蜗牛涂涂提示您:看后求收藏(第51章 学员偷录 “劝学” 语录,我来现代当明星,蜗牛涂涂,镇魂小说网),接着再看更方便。
请关闭浏览器的阅读/畅读/小说模式并且关闭广告屏蔽过滤功能,避免出现内容无法显示或者段落错乱。
“哦?是么。”他的回应平淡得近乎敷衍。
王海被他这盆冷水浇得一愣,随即音量又拔高了几分:“哥!我的亲哥!您这反应也太平静了吧?这泼天的富贵!这顶流的位置!别人做梦都不敢想啊!”他几步冲到苏明远面前,把平板几乎怼到他鼻子底下,“你看这评论!网友都说你是‘娱乐圈最后的文化担当’,‘穿越时空的国子监祭酒’!这人设,稳了!太稳了!咱们得趁热打铁,赶紧安排几场有深度的访谈,把‘文化导师’这块金字招牌彻底立起来……”
“人设?”苏明远终于合上了手中的书,发出一声轻微的“啪”响。他抬起头,目光平静地看向王海,那眼神里没有得意,也没有被巨大流量冲击的慌乱,只有一种沉淀已久的了然和一丝不易察觉的疏离。“海子,”他声音依旧不高,却带着一种奇异的穿透力,“你方才说‘人设需以真实为基’那段话,也被传出去了?”
王海忙不迭点头:“对对对!传疯了!网友都夸您清醒通透,直指娱乐圈乱象核心!哥,您这金句储备简直无敌了!”
苏明远唇角微弯,那笑意却未达眼底,反而带着几分看透世情的淡然:“那你觉得,我现在若按你所说,去刻意‘立’那‘文化导师’的人设,与我话中所斥责的‘舞弊’,又有何本质区别?”

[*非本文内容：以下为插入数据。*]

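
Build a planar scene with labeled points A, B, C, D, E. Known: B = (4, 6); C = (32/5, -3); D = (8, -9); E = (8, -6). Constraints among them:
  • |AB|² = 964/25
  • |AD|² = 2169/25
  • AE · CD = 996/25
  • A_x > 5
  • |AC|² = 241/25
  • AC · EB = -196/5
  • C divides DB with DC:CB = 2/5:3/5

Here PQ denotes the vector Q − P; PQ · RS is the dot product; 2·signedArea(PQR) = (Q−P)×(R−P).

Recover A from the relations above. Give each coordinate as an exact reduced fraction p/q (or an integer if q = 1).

1. A_x = 28/5  [AE · CD = 996/25 ∩ AC · EB = -196/5]
2. A_y = 0  [AE · CD = 996/25 ∩ AC · EB = -196/5]
   → A = (28/5, 0)

A = (28/5, 0)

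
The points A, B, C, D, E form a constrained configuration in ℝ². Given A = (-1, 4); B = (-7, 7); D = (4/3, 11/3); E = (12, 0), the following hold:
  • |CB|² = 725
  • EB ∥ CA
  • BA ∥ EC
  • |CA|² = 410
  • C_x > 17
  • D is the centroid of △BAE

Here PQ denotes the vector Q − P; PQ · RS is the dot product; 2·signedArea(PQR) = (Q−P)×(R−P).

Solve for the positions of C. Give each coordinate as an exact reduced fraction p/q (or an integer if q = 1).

C = (18, -3)

1. C_x = 18  [EB ∥ CA ∩ BA ∥ EC]
2. C_y = -3  [EB ∥ CA ∩ BA ∥ EC]
   → C = (18, -3)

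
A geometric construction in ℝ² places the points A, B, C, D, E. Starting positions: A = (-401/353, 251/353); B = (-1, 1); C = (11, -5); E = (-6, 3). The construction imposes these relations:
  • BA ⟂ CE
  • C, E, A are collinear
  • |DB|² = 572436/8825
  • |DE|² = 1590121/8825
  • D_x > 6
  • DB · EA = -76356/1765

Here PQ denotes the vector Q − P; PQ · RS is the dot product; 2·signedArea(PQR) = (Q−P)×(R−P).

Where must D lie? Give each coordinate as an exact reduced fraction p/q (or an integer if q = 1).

D = (10847/1765, -4793/1765)

1. D_x = 10847/1765  [line -1717/353·x + 808/353·y + 63731/1765 = 0 ∩ |DE|² = 1590121/8825]
2. D_y = -4793/1765  [line -1717/353·x + 808/353·y + 63731/1765 = 0 ∩ |DE|² = 1590121/8825]
   → D = (10847/1765, -4793/1765)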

王海被他问得噎住了,张着嘴,一时竟不知该如何反驳。兴奋的潮水瞬间退去,只留下一点尴尬的泡沫挂在脸上。他挠了挠头,讪讪道:“哥,话是这么说……可、可这机会千载难逢啊……”
“心不正,名愈显,祸愈速。”苏明远缓缓站起身,走到巨大的落地窗前。窗外,城市的钢铁森林在阳光下反射着冰冷的光泽。他的背影挺拔而孤直,像一株历经风雨的古松。“古人诚不我欺。”

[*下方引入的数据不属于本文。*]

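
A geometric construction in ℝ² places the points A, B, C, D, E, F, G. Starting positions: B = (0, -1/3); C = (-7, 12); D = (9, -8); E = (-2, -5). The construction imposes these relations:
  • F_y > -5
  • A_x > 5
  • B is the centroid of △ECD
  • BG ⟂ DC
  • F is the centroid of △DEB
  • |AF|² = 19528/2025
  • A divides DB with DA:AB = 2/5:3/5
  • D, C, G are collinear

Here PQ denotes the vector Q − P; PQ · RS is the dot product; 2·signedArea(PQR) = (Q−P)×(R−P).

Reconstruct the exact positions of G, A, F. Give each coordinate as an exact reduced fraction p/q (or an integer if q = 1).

A = (27/5, -74/15)
F = (7/3, -40/9)
G = (215/123, 131/123)

1. G_x = 215/123  [D, C, G are collinear ∩ BG ⟂ DC]
2. G_y = 131/123  [D, C, G are collinear ∩ BG ⟂ DC]
   → G = (215/123, 131/123)
3. A_x = 27/5  [A divides DB with DA:AB = 2/5:3/5]
4. A_y = -74/15  [A divides DB with DA:AB = 2/5:3/5]
   → A = (27/5, -74/15)
5. F_x = 7/3  [F is the centroid of △DEB]
6. F_y = -40/9  [F is the centroid of △DEB]
   → F = (7/3, -40/9)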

就在这时,苏明远放在茶几上的私人手机震动起来,屏幕上跳出一个陌生的固定电话号码,归属地显示是邻省。他走过去,略一沉吟,按下了接听键。
“您好,请问是苏明远先生吗?”电话那头传来一个略显苍老却中气十足的声音,带着一种教育工作者特有的温和与庄重。
“我是,您哪位?”苏明远应道。
“苏先生您好!冒昧打扰了!我是青州市第一中学的校长,陈树仁。”对方的声音带着明显的激动和敬意,“您在网上流传的那些关于学习、关于做人、关于艺德的言论,我们全校师生都认真拜读了!振聋发聩,发人深省啊!尤其是您那句‘习艺如习字,需先临帖,再创作——临的是古人的筋骨,创的是今人的灵魂’,简直道尽了教育的真谛!还有‘舞台如考场,容不得半点虚假’、‘莫为名次失了本心’……太好了!太好了!”
陈校长连声赞叹,语速很快,充满了真挚的热情:“我们学校班子连夜开会决定,要把您的这些‘劝学语录’,精心挑选、设计,制作成一套精美的书签!开学典礼上,我们要把它作为一份特殊的礼物,郑重地送给每一位新生!苏先生,您这是在用娱乐圈的故事,讲着千年不变、颠扑不破的做人道理啊!这才是我们这个时代,偶像该有的样子!我代表青州一中全体师生,向您表示最深的感谢和敬意!”
电话那头,陈校长的声音因为激动而微微发颤,那份透过电波传来的、毫无功利色彩的纯粹认可,如同涓涓暖流。苏明远握着手机,静静地听着,窗外城市的喧嚣仿佛被一层无形的屏障隔开。许久,他才开口,声音低沉而温和:“陈校长,您言重了。能对孩子们有所启发,是我的荣幸。那些话……不过是些老生常谈的道理罢了。”
“老生常谈?不!苏先生,您太谦虚了!”陈校长立刻反驳,语气斩钉截铁,“能把千年沉淀的道理,用今天孩子们听得懂、愿意听的方式说出来,点醒他们,这才是大智慧,大功德!您这是在传承啊,苏先生!真正的文化传承!”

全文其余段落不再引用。